Opinion
2015-03-20
Appeal from a judgment of the Supreme Court, Erie County (Penny M. Wolfgang, J.), rendered August 2, 2012. The judgment convicted defendant, upon his plea of guilty, of robbery in the second degree. The Abbatoy Law Firm, PLLC, Rochester (David M. Abbatoy, Jr., of Counsel), for Defendant–Appellant. Frank A. Sedita, III, District Attorney, Buffalo (Ashley R. Small of Counsel), for Respondent.
Appeal from a judgment of the Supreme Court, Erie County (Penny M. Wolfgang, J.), rendered August 2, 2012. The judgment convicted defendant, upon his plea of guilty, of robbery in the second degree.

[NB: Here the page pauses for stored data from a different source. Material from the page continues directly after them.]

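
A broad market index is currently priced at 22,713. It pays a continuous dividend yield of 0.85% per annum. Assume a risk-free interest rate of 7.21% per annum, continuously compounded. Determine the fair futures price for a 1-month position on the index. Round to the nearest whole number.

F = S·e^((r − q)T) = 22713 · e^((0.0721 − 0.0085) × 1/12)
= 22713 · e^0.005300 = 22713 × 1.005314
F = 22,834

22,834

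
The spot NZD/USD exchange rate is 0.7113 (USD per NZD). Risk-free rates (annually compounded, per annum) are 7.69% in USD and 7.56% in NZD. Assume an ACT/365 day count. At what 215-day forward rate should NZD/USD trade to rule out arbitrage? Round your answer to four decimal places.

0.7118

By covered interest parity, F = S · (1+r_USD)^T / (1+r_NZD)^T
= 0.7113 × 1.044606 / 1.043863 = 0.7113 × 1.000712
F = 0.7118 USD per NZD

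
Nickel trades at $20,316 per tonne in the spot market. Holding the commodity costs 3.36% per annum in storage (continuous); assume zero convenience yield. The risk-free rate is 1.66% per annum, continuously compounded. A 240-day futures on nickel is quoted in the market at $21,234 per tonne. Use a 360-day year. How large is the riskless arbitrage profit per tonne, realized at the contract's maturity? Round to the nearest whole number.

$227 per tonne

Fair futures: F* = S·e^(carry·T), with carry = (r + u) = 0.0166 + 0.0336 = 0.0502
F* = 20316 · e^(0.0502 × 240/360) = 20316 · e^0.033467 = 20316 × 1.034033 = $21007.4144
Market $21234 > fair $21007.4144: forward overpriced → cash-and-carry (buy spot, short the forward).
At maturity, profit = |F_mkt − F*| = |21234 − 21007.4144| = $227 per tonne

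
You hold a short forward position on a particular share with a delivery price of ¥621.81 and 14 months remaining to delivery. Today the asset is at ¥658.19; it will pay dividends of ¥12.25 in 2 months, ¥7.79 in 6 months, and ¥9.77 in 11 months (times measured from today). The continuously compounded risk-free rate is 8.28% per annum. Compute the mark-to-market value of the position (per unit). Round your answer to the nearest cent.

-¥65.02

PV(remaining dividends) I = 12.25·e^(−0.0828·2/12) + 7.79·e^(−0.0828·6/12) + 9.77·e^(−0.0828·11/12) = 28.6121
Current forward F = (S − I)·e^(rT) = (658.19 − 28.6121)·e^(0.0828·14/12) = 629.5779 × 1.101420 = 693.4297
Value (long) = (F − K)·e^(−rT) = (693.4297 − 621.81) × 0.907919 = 65.0249
Short position value = −(long value) = -¥65.02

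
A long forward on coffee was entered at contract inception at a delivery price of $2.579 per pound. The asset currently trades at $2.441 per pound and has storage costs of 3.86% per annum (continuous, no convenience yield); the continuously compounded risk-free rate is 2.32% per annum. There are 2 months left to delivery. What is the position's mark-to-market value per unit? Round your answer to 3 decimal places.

Current fair forward for the remaining 2 months: F = S·e^((r + u)·T), (r + u) = 0.0232 + 0.0386 = 0.0618
F = 2.441 · e^(0.0618 × 2/12) = 2.441 × 1.010353 = 2.4663
Value of long forward = (F − K)·e^(−rT) = (2.4663 − 2.579) · e^(−0.0232·2/12)
= -0.1127 × 0.996141 = -0.112

-$0.112 per pound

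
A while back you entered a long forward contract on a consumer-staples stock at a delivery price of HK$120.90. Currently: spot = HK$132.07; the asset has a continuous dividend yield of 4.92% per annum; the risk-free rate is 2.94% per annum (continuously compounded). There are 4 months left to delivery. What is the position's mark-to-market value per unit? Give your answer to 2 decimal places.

HK$10.20

Current fair forward for the remaining 4 months: F = S·e^((r − q)·T), (r − q) = 0.0294 − 0.0492 = -0.0198
F = 132.07 · e^(-0.0198 × 4/12) = 132.07 × 0.993422 = 131.2012
Value of long forward = (F − K)·e^(−rT) = (131.2012 − 120.90) · e^(−0.0294·4/12)
= 10.3012 × 0.990248 = 10.20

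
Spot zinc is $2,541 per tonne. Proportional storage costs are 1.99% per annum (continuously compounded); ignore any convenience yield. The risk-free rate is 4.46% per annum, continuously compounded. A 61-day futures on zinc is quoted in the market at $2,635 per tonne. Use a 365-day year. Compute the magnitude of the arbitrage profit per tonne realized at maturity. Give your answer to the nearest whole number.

Fair futures: F* = S·e^(carry·T), with carry = (r + u) = 0.0446 + 0.0199 = 0.0645
F* = 2541 · e^(0.0645 × 61/365) = 2541 · e^0.010779 = 2541 × 1.010837 = $2568.5368
Market $2635 > fair $2568.5368: forward overpriced → cash-and-carry (buy spot, short the forward).
At maturity, profit = |F_mkt − F*| = |2635 − 2568.5368| = $66 per tonne

$66 per tonne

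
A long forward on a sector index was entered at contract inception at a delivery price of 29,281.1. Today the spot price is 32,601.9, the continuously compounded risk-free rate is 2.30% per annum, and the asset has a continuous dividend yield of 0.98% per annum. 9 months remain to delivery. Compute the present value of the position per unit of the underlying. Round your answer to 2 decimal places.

Current fair forward for the remaining 9 months: F = S·e^((r − q)·T), (r − q) = 0.0230 − 0.0098 = 0.0132
F = 32601.9 · e^(0.0132 × 9/12) = 32601.9 × 1.00994917 = 32926.2618
Value of long forward = (F − K)·e^(−rT) = (32926.2618 − 29281.1) · e^(−0.0230·9/12)
= 3645.1618 × 0.98289793 = 3582.82

3582.82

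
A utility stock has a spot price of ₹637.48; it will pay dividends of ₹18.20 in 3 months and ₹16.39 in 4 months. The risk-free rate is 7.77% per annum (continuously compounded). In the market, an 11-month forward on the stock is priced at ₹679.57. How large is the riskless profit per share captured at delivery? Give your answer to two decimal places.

PV(dividends) I = 18.20·e^(−0.0777·3/12) + 16.39·e^(−0.0777·4/12) = 33.8208
Fair forward F* = (S − I)·e^(rT) = (637.48 − 33.8208)·e^0.071225 = 603.6592 × 1.073823 = 648.2231
Market ₹679.57 > fair 648.2231: forward overpriced → cash-and-carry (borrow at r, buy the stock and collect the dividends, short the forward).
Profit at T = |F_mkt − F*| = |679.57 − 648.2231| = ₹31.35 per share

₹31.35 per share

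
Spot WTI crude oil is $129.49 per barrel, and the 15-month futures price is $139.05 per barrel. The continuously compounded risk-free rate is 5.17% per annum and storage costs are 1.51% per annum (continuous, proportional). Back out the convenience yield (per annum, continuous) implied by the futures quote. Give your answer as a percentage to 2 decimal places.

F = S·e^((r+u−y)T) ⇒ (r+u−y) = ln(F/S)/T
ln(139.05/129.49) = 0.071230; /T ⇒ 0.056984
y = r + u − ln(F/S)/T = 0.0517 + 0.0151 − 0.056984 = 0.009816
y = 0.98%

0.98%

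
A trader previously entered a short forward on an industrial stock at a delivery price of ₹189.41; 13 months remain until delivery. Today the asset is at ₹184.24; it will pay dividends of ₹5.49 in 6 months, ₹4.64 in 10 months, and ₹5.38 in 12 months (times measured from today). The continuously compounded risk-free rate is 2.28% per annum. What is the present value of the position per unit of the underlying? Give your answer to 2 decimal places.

PV(remaining dividends) I = 5.49·e^(−0.0228·6/12) + 4.64·e^(−0.0228·10/12) + 5.38·e^(−0.0228·12/12) = 15.2392
Current forward F = (S − I)·e^(rT) = (184.24 − 15.2392)·e^(0.0228·13/12) = 169.0008 × 1.025008 = 173.2272
Value (long) = (F − K)·e^(−rT) = (173.2272 − 189.41) × 0.975603 = -15.7880
Short position value = −(long value) = ₹15.79

₹15.79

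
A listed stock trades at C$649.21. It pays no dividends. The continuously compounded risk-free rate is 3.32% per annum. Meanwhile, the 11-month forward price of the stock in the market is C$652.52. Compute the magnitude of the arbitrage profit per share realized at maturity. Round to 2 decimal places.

Fair forward: F* = S·e^(carry·T), with carry = r = 0.0332
F* = 649.21 · e^(0.0332 × 11/12) = 649.21 · e^0.030433 = 649.21 × 1.030901 = C$669.2712
Market C$652.52 < fair C$669.2712: forward underpriced → reverse cash-and-carry (short spot, go long the forward).
At maturity, profit = |F_mkt − F*| = |652.52 − 669.2712| = C$16.75 per share

C$16.75 per share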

The Abbatoy Law Firm, PLLC, Rochester (David M. Abbatoy, Jr., of Counsel), for Defendant–Appellant. Frank A. Sedita, III, District Attorney, Buffalo (Ashley R. Small of Counsel), for Respondent.
MEMORANDUM:
In appeal No. 1, defendant appeals from a judgment convicting him upon his plea of guilty of robbery in the second degree (Penal Law § 160.10[1] ) and, in appeal No. 2, he appeals from a judgment convicting him upon a plea of guilty of, inter alia, assault in the first degree (§ 120.10[4] ). We note at the outset that the certificate of conviction in appeal No. 2 contains a clerical error, i.e., it incorrectly recites that defendant was convicted of assault in the second degree, and it must therefore be amended to reflect that he was convicted of assault in the first degree ( see People v. Saxton, 32 A.D.3d 1286, 1286–1287, 821 N.Y.S.2d 353).
Defendant contends in each appeal that his respective pleas were involuntary because he was misinformed with respect to his maximum sentencing exposure. Defendant's contention that his pleas were involuntary survives his waiver of the right to appeal ( see People v. Halsey, 108 A.D.3d 1123, 1124, 968 N.Y.S.2d 309). By failing to move to withdraw the respective pleas or to vacate the respective judgments of conviction on that ground, however, defendant failed to preserve his contention for our review ( see People v. Morrison, 78 A.D.3d 1615, 1616, 911 N.Y.S.2d 541, lv. denied16 N.Y.3d 834, 921 N.Y.S.2d 198, 946 N.E.2d 186). We decline to exercise our power to review that contention as a matter of discretion in the interest of justice ( seeCPL 470.15[3][c] ).
It is hereby ORDERED that the judgment so appealed from is unanimously affirmed. SCUDDER, P.J., CENTRA, PERADOTTO, CARNI, and SCONIERS, JJ., concur.